I was reading on the web last night about FRA's (by which you can surmise I am a complete novice.) Could you hit your circuit with white noise and look at the response? If you just look at the response you'll get only amplitude information. But, I think, if you also record the input noise waveform you can tease out the pahse information as well.

George H.

Reply to
George Herold

Multiplying D/A converter and a sine/cosine lookup table does sound like a good way to do the mixing; two issues arise, though. First, the D/A will lookup (maybe 1000) values, and at 1 MHz that means you need a new lookup every nanosecond. At 1 Hz it means you only update the value every millisecond. It's hard to scale this solution to a wide range of target frequencies.

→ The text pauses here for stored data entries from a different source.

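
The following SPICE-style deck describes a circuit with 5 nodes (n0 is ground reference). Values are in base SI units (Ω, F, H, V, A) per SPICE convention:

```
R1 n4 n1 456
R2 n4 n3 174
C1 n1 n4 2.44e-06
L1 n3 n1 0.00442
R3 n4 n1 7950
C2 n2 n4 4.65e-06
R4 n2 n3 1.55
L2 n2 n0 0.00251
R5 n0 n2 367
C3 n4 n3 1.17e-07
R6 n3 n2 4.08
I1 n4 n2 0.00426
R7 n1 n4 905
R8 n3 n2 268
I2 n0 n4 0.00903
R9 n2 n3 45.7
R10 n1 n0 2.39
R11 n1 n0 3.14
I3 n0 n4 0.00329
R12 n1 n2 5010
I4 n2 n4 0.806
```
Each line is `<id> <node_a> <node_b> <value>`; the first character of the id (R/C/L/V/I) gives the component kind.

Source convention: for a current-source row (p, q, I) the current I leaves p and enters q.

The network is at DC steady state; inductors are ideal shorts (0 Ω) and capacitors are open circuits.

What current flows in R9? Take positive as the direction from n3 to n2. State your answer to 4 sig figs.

MNA unknowns: 4 node voltages V₁..V_4 plus 2 source currents (L1, L2)
R1: Y=0.002193 on G[4,1]
R2: Y=0.005747 on G[4,3]
C1: Y=0.000 on G[1,4]
L1: row V3−V1=0, i_L1 at 3,1
R3: Y=0.0001258 on G[4,1]
C2: Y=0.000 on G[2,4]
R4: Y=0.6452 on G[2,3]
L2: row V2−V0=0, i_L2 at 2,0
R5: Y=0.002725 on G[0,2]
C3: Y=0.000 on G[4,3]
R6: Y=0.2451 on G[3,2]
I1: z[4]−=0.00426, z[2]+=0.00426
R7: Y=0.001105 on G[1,4]
R8: Y=0.003731 on G[3,2]
I2: z[0]−=0.00903, z[4]+=0.00903
R9: Y=0.02188 on G[2,3]
R10: Y=0.4184 on G[1,0]
R11: Y=0.3185 on G[1,0]
I3: z[0]−=0.00329, z[4]+=0.00329
R12: Y=0.0001996 on G[1,2]
I4: z[2]−=0.806, z[4]+=0.806
solve → V1=0.4925, V2=0.000, V3=0.4925, V4=89.26
aux → i_L1=0.05909, i_L2=-0.3506

0.01078 A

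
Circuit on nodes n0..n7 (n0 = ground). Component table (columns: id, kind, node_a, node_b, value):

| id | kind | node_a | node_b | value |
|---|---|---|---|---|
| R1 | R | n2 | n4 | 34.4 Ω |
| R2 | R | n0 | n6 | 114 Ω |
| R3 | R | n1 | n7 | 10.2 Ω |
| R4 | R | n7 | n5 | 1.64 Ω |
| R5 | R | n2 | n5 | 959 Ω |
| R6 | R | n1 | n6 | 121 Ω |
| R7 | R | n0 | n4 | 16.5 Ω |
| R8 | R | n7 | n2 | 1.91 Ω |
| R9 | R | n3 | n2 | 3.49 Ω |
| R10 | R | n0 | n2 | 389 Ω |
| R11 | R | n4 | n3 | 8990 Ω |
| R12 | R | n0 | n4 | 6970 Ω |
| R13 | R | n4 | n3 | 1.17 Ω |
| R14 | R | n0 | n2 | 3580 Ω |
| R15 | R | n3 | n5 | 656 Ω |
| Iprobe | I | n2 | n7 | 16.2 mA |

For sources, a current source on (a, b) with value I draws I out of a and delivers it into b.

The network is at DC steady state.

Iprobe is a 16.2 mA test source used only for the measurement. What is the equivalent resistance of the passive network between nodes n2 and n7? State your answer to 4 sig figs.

Apply KCL at each of the 7 non-ground nodes and solve the resulting linear system.
Node n1: branches {R3, R6} → V_1 = 0.02703
Node n2: branches {R1, R5, R8, R9, R10, R14, Iprobe} → V_2 = -0.002367
Node n3: branches {R9, R11, R13, R15} → V_3 = -0.001889
Node n4: branches {R1, R7, R11, R12, R13} → V_4 = -0.001783
Node n5: branches {R4, R5, R15} → V_5 = 0.02808
Node n6: branches {R2, R6} → V_6 = 0.01311
Node n7: branches {R3, R4, R8, Iprobe} → V_7 = 0.02821

R_eq = 1.887 Ω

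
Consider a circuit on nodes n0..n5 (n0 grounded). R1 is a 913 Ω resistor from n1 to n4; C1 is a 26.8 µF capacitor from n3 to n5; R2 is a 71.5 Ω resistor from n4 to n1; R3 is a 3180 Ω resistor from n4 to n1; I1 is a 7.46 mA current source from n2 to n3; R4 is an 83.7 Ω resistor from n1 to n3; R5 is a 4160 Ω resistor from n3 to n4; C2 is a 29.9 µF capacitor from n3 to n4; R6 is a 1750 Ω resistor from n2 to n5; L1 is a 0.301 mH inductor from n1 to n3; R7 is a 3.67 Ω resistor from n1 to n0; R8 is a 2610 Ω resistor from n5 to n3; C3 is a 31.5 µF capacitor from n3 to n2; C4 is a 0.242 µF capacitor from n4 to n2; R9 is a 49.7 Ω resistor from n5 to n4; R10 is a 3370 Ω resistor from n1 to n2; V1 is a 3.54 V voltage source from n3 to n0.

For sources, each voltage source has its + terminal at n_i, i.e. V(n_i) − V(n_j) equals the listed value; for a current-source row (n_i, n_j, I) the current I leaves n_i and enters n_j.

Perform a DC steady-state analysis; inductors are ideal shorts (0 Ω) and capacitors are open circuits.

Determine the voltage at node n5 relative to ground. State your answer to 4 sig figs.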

The second issue, is that there is a glitch when the D/A converter updates, and you don't want to integrate the glitches; your integrators, then, have to be programmable to be 'dead' for a short period, or you have to characterize the switching transients. It can be made to work, of course, like by using extra converters so each 'dead' time is covered by an alternate unit that was updated earlier.

Reply to
whit3rd

That is not noise really, it may looks like noise but it is a very precisely generated waveform that consists of multiple frequencies. after applying this waveform the response is read and response of each frequency is extracted using FFT.

Reply to
saman

glitch of D/A converter is a very good point that may influence final accuracy. thanks for pointing it out.